The Real Deal about Infrastructure and Resources

Over the last 24 years, St. Croix Foundation has learned some important lessons about effective philanthropy and how to best serve our community. More than just a grantmaker, we have grown skillful at identifying resources and building private-public partnerships to address the root causes to the problems we face. Today, in this era of fewer resources, we are also acutely aware of the need to prioritize investments and leverage scarce resources particularly for our struggling public schools. As our public sector reaches out to the private sector to fill funding gaps, with policies like mandatory EDC education “donations”, we believe that fidelity and accountability for the use of these funds is critical.

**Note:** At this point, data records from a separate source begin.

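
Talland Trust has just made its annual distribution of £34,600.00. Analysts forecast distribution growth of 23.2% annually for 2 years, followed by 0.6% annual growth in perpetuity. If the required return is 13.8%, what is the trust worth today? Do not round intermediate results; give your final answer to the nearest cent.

£387065.96

D_1 = 42627.20000
D_2 = 52516.71040
Terminal value at year 2: TV = D_2×(1+g_2)/(r−g_2) = 52831.81066/0.132 = 400240.98987
P_0 = D_1/(1+r)^1 + D_2/(1+r)^2 + TV/(1+r)^2
    = 37457.99649 + 40552.06649 + 309055.90070 = 387065.96368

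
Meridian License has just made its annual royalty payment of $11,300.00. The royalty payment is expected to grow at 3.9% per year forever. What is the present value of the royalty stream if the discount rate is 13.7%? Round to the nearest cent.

D₁ = D₀ × (1 + g) = $11,300.00 × 1.039 = $11,740.7000
Growing perpetuity: P = D₁ / (r − g) = $11,740.7000 / (0.137 − 0.039) = $119,803.06

$119803.06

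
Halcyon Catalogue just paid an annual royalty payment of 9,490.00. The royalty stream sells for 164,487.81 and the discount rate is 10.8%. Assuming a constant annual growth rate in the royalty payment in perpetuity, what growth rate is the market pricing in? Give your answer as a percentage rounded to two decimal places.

P = D₀(1+g)/(r−g) ⇒ P(r−g) = D₀(1+g) ⇒ g(P+D₀) = P·r − D₀
g = (P·r − D₀)/(P + D₀) = (164,487.81×0.108 − 9,490.00) / (164,487.81 + 9,490.00) = 0.047562

4.76%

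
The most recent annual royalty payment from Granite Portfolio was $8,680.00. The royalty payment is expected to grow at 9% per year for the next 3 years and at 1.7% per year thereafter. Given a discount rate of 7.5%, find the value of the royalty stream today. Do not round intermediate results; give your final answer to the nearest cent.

$185433.24

D_1 = 9461.20000
D_2 = 10312.70800
D_3 = 11240.85172
Terminal value at year 3: TV = D_3×(1+g_2)/(r−g_2) = 11431.94620/0.058 = 197102.52068
P_0 = D_1/(1+r)^1 + D_2/(1+r)^2 + D_3/(1+r)^3 + TV/(1+r)^3
    = 8801.11628 + 8923.92255 + 9048.44240 + 158659.75730 = 185433.23853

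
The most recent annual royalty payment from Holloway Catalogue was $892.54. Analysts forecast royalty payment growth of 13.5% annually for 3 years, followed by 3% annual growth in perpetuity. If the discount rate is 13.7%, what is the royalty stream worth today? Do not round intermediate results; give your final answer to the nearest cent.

$11214.69

D_1 = 1013.03290
D_2 = 1149.79234
D_3 = 1305.01431
Terminal value at year 3: TV = D_3×(1+g_2)/(r−g_2) = 1344.16474/0.107 = 12562.28726
P_0 = D_1/(1+r)^1 + D_2/(1+r)^2 + D_3/(1+r)^3 + TV/(1+r)^3
    = 890.97001 + 889.40278 + 887.83831 + 8546.48089 = 11214.69199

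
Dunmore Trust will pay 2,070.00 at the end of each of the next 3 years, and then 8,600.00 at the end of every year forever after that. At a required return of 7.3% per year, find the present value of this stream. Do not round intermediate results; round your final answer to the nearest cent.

PV of 3-year annuity: 2,070.00 × [1 − (1+0.073)^−3] / 0.073 = 5402.69597
Perpetuity value at year 3: 8,600.00 / 0.073 = 117808.21918
PV of perpetuity: 117808.21918 / (1+0.073)^3 = 95362.23592
Total PV = 5402.69597 + 95362.23592 = 100764.93189

100764.93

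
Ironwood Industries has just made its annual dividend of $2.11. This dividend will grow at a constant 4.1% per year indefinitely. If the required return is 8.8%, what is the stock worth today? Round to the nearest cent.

$46.73

D₁ = D₀ × (1 + g) = $2.11 × 1.041 = $2.1965
Growing perpetuity: P = D₁ / (r − g) = $2.1965 / (0.088 − 0.041) = $46.73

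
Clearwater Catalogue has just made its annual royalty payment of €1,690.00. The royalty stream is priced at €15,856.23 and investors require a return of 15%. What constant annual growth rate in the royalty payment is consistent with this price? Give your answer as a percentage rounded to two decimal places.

P = D₀(1+g)/(r−g) ⇒ P(r−g) = D₀(1+g) ⇒ g(P+D₀) = P·r − D₀
g = (P·r − D₀)/(P + D₀) = (€15,856.23×0.15 − €1,690.00) / (€15,856.23 + €1,690.00) = 0.039235

3.92%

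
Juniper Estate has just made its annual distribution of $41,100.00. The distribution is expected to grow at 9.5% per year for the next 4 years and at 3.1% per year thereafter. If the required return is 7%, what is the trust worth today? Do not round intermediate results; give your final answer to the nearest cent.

D_1 = 45004.50000
D_2 = 49279.92750
D_3 = 53961.52061
D_4 = 59087.86507
Terminal value at year 4: TV = D_4×(1+g_2)/(r−g_2) = 60919.58889/0.039 = 1562040.74071
P_0 = D_1/(1+r)^1 + D_2/(1+r)^2 + D_3/(1+r)^3 + D_4/(1+r)^4 + TV/(1+r)^4
    = 42060.28037 + 43042.99720 + 44048.67471 + 45077.84935 + 1191673.40211 = 1365903.20376

$1365903.20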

Our first lesson brokering partnerships between donors and our schools came many years ago when a generous EDC firm agreed to adopt one of our local high schools. We spent hours touring the campus and meeting with administrators to identify the most urgent needs. When all was said and done, the school pleaded and the donor conceded to repair bathrooms! Despite the vast academic needs of students and teachers at the school, we agreed to use those precious donor dollars to gut and retrofit one bathroom, to make it compliant with the Americans with Disabilities Act, and to repair and paint 13 other bathrooms.

We expended more than $25,000 that we believed could have been leveraged several times over and in turn relieved the government of its obligatory responsibility to address basic infrastructure needs in our schools. While we were pleased to learn that the project had resolved the issue of handicap accessibility, which contributed to the school’s full accreditation, the experience taught the Foundation some profound lessons that have since informed how we guide and advise donors who are interested in providing resources and other supports to our public schools.

In fact, we may be one of a few non-profits in the Territory that consistently steers donors away from projects which we believe will not have lasting impact or the level of accountability necessary for success. We feel too strongly about the urgency of the most critical, instructional-based needs in our public schools and the importance of synergy in how private sector resources are used to address them.

What’s been interesting to us is that oftentimes when people in our community discuss our public schools, the conversation usually centers around the poor physical condition of our schools instead of focusing on reading scores or professional development for teachers. But, little of our research or our experiences point to infrastructure as a significant inhibitor to student achievement. According to the Alliance for Excellent Education’s 2008 report, How Does the United States Stack Up?, “In some of the countries that are now surpassing the U.S. in academic performance, students don’t have even a fraction of the basic resources and amenities we take for granted!”

Following our “bathroom” experience, we launched our Model School Initiative (MSI) fully expecting to find significant infrastructure and resource deficiencies at our pilot school. Instead, what we found was quite to the contrary. Not only were there computers and white boards, along with a host of other technological resources, but we also found many of the same academic programs that were in use at some of the highest-performing stateside schools we had researched. In direct refutation of what we’d heard “on the street,” we learned that the Department of Education had indeed been equipping teachers and administrators with high-quality instructional resources and had dedicated significant funding toward teacher training in the utility of these programs. But there was a catch: while some proven resources had been procured for our schools, we found examples of poor follow-through in ensuring that those resources were actually being effectively implemented, institutionalized and evaluated.

We actually experienced this first-hand during the course of our MSI. After realizing that the scattered computer resources at our pilot school made it impossible to test an entire class, we reached out to Hovensa. They responded in a big way, donating a state of the art technology center, with 30 flat screen computers, desks, commercial air conditioning, and new room enclosures at a cost of over $125,000. The Foundation donated a new security system and paid for monitoring to protect Hovensa’s costly investment. Our partnership with Hovensa was a perfect example of our strategy: brokering strategic private-public partnerships, leveraging scarce funding in order to provide students with the high-quality educational resources they need to be globally competitive.

We hope that the lessons we’ve learned serve to guide stakeholders in building effective, high- impact partnerships that create bridges to success for our schools and our students. We also hope that our elected officials and policy makers will promote private-public partnerships that are based on substantiated need, a fully articulated plan of action, accountability and transparency.